Las artes de los títeres, mientras tanto, continúan apoderándose también del gusto popular, siendo números de gran aceptación en los espectáculos de volatines y de las mismas chinganas. Esto quedará en resonancia, por ejemplo, con la presentación de una curiosa sátira del Tratado de Paucarpata, al final de la primera y fallida expedición restauradora del almirante Manuel Blanco Encalada durante la Guerra contra la Confederación Perú-Boliviana. La obra, que se ofreció en 1837 en el templo de San Agustín, aludía al diplomático y hombre público don Antonio José de Irisarri, como un personaje llamado Singuisarri.
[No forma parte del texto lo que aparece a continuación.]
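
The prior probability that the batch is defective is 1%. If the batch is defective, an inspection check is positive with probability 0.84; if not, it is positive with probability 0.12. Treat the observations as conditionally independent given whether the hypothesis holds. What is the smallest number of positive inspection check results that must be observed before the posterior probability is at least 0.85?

Prior odds: 0.01 ÷ 0.99 = 1/99.
Likelihood ratio of a positive = 0.84/0.12 = 7.
Target posterior odds = 0.85/0.15 = 17/3.
Require 7ⁿ ≥ 17/3 ÷ (1/99) = 561.
7³ = 343 falls short of 561 but 7⁴ = 2401 reaches it, so n = 4.

4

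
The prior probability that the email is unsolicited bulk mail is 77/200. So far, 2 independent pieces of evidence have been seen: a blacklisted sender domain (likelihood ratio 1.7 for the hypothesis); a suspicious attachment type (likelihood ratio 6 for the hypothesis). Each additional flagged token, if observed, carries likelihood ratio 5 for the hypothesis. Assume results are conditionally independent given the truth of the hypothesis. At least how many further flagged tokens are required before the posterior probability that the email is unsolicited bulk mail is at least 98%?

2

Prior odds = 0.385/0.615 = 77/123.
Combined Bayes factor of the evidence already in hand = 1.7 × 6 = 10.2.
Odds after that evidence = (77/123) × 10.2 = 1309/205.
Target odds = 0.98/0.02 = 49.
Need 5ⁿ ≥ 49 ÷ (1309/205) = 1435/187.
5¹ = 5 falls short of 1435/187 but 5² = 25 reaches it, so n = 2.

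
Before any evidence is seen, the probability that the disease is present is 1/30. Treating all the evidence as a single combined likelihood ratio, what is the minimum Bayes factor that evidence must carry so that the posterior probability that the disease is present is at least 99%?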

Descrita por Diego Barros Arana, aquella función titiritera fue solo una de muchas otras sátiras y farsas de la época que se valieron de muñecos y marionetas para sus presentaciones, recursos cada vez más compenetrados también con la entretención de las quintas y las chinganas que ocupaban buena parte de las opciones de espectáculos de la capital de esos días. ♣
La linda acuarela con que comienza este artículo, corresponde al "Castillo Marco" en honor al gobernador de la época, Francisco Casimiro Marco del Pont, quien ordenó su construcción, orientado hacia el sur de la ciudad de Santiago. En el lugar estaba esta batería, y orientada hacia el norte estaba la "Santa Lucía", en el lugar en donde hoy está el Castillo Hidalgo, en donde se hacen recepciones.